Amalia Pica
STRANGERS ON COMMON LAND
In Strangers on Common Land Amalia Pica uses overlapping sheets of paper to create a temporary mural that extends the gallery into a hazy, almost dream-like space. Her intentionally pixelated resolution creates a soft image, and watercolor highlights a string of flags held by two figures, adding color to the muted landscape. What are we to make of this gesture? While bunting often marks festive or patriotic occasions, these figures stand passively, both separated and connected by the flags they hold. In order to maintain the supposedly celebratory gesture, they must stay apart rather than closing the distance between them.
ON VIEW
Strangers on Common Land, 2012. A3 photocopied paper and watercolor. Collection of James Keith Brown and Eric Diefenbach, New York
LOCATION
Gallery 3
“I feel that often as artists we have a desire to have a voice, for civic participation. And the complexity of political landscapes is for me the new sublime. It is hard not to feel voiceless or overwhelmed when thinking about how to make a better place of this world.” —Amalia Pica
WHAT MOTIVATES YOU AS AN ARTIST?
I think art is a way of resisting the lack of meaning in things and also celebrating the world and its absurdity. I am sort of drawn to art as an exercise in meaning making. I guess we all strive to live meaningfully and art is great practice.

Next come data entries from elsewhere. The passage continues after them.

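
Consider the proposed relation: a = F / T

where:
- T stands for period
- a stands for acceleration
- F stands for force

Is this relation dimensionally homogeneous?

No

T (period) has dimensions [T].
a (acceleration) has dimensions [L T^-2].
F (force) has dimensions [L M T^-2].

Left side: [L T^-2]
Right side: [L M T^-3]

The two sides have different dimensions, so the equation is NOT dimensionally consistent.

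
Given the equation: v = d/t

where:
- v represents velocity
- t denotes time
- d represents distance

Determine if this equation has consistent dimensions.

Yes

v (velocity) has dimensions [L T^-1].
t (time) has dimensions [T].
d (distance) has dimensions [L].

Left side: [L T^-1]
Right side: [L T^-1]

Both sides have the same dimensions, so the equation is dimensionally consistent.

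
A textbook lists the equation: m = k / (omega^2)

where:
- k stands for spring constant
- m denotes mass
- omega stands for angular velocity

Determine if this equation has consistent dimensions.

Yes

k (spring constant) has dimensions [M T^-2].
m (mass) has dimensions [M].
omega (angular velocity) has dimensions [T^-1].

Left side: [M]
Right side: [M]

Both sides have the same dimensions, so the equation is dimensionally consistent.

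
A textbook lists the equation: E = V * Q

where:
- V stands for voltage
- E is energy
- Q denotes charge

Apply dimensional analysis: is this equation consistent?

Yes

V (voltage) has dimensions [I^-1 L^2 M T^-3].
E (energy) has dimensions [L^2 M T^-2].
Q (charge) has dimensions [I T].

Left side: [L^2 M T^-2]
Right side: [L^2 M T^-2]

Both sides have the same dimensions, so the equation is dimensionally consistent.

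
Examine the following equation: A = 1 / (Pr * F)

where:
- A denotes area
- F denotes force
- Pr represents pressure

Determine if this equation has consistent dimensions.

No

A (area) has dimensions [L^2].
F (force) has dimensions [L M T^-2].
Pr (pressure) has dimensions [L^-1 M T^-2].

Left side: [L^2]
Right side: [M^-2 T^4]

The two sides have different dimensions, so the equation is NOT dimensionally consistent.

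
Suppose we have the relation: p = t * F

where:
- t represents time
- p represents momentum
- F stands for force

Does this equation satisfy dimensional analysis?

Yes

t (time) has dimensions [T].
p (momentum) has dimensions [L M T^-1].
F (force) has dimensions [L M T^-2].

Left side: [L M T^-1]
Right side: [L M T^-1]

Both sides have the same dimensions, so the equation is dimensionally consistent.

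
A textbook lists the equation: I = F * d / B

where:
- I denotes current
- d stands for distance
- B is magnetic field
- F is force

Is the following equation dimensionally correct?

No

I (current) has dimensions [I].
d (distance) has dimensions [L].
B (magnetic field) has dimensions [I^-1 M T^-2].
F (force) has dimensions [L M T^-2].

Left side: [I]
Right side: [I L^2]

The two sides have different dimensions, so the equation is NOT dimensionally consistent.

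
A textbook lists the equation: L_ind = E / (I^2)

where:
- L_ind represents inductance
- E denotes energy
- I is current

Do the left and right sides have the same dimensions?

Yes

L_ind (inductance) has dimensions [I^-2 L^2 M T^-2].
E (energy) has dimensions [L^2 M T^-2].
I (current) has dimensions [I].

Left side: [I^-2 L^2 M T^-2]
Right side: [I^-2 L^2 M T^-2]

Both sides have the same dimensions, so the equation is dimensionally consistent.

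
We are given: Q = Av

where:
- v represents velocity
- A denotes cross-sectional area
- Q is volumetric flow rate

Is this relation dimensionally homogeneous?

Yes

v (velocity) has dimensions [L T^-1].
A (cross-sectional area) has dimensions [L^2].
Q (volumetric flow rate) has dimensions [L^3 T^-1].

Left side: [L^3 T^-1]
Right side: [L^3 T^-1]

Both sides have the same dimensions, so the equation is dimensionally consistent.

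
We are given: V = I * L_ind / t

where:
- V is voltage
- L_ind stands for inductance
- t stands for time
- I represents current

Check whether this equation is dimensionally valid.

Yes

V (voltage) has dimensions [I^-1 L^2 M T^-3].
L_ind (inductance) has dimensions [I^-2 L^2 M T^-2].
t (time) has dimensions [T].
I (current) has dimensions [I].

Left side: [I^-1 L^2 M T^-3]
Right side: [I^-1 L^2 M T^-3]

Both sides have the same dimensions, so the equation is dimensionally consistent.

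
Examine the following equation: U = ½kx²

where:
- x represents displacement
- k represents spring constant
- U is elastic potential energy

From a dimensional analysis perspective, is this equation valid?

Yes

x (displacement) has dimensions [L].
k (spring constant) has dimensions [M T^-2].
U (elastic potential energy) has dimensions [L^2 M T^-2].

Left side: [L^2 M T^-2]
Right side: [L^2 M T^-2]

Both sides have the same dimensions, so the equation is dimensionally consistent.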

DO YOU BELIEVE ART HAS SOCIALLY TRANSFORMATIVE POWER?
I think this is a lifetime question. I think art alone cannot achieve change, but one never encounters art in isolation.
So I believe that as part of a broader cultural reality art can transform things. There are great examples in history where an artwork took agency but I believe this is also tied to historical contingency. To me it is important to think this is always about to happen.
Born 1978, Neuquén, Argentina; Lives and works in London, UK
Amalia Pica is a conceptual artist who explores metaphor, communication, and civic participation through multimedia installations incorporating sculpture, installation, photograph, projection, and live performance. Pica’s work critiques language, the human desire to be understood, and confronts the failures, gaps, and imperfections in interpersonal communication.
Pica received her BA from Escuela Nacional de Bellas Artes in Buenos Aires, Argentina. Select solo exhibitions: Centre d’Art Contemporain in Rennes, France (2014); Museo Nacional de Bellas Artes in Neuquén, Argentina (2013); Museum of Contemporary Art in Chicago, Illinois (2013); MIT List Visual Arts Center in Cambridge, Massachusetts (2013); Kunsthalle Sankt Gallen in Switzerland (2012); and University of Michigan Museum of Art in Ann Arbor, Michigan (2011). Select group exhibitions: Centre Pompidou in Paris, France (2015); The Jewish Museum (2015); Institute of Contemporary Art, Maine College of Art (2014); Solomon R. Guggenheim Museum (2014); Berkeley Art Museum and Pacific Film Archive (2012); and 54th Venice Biennale in Venice, Italy (2011). Select awards: Cisneros Fontanals Foundationʼs Grants & Commissions Program (2011); Art Rotterdam, Illy Prize (2007). Collections include: Los Angeles County Museum of Art, the Museum of Modern Art, New York, Solomon R. Guggenheim Museum, New York.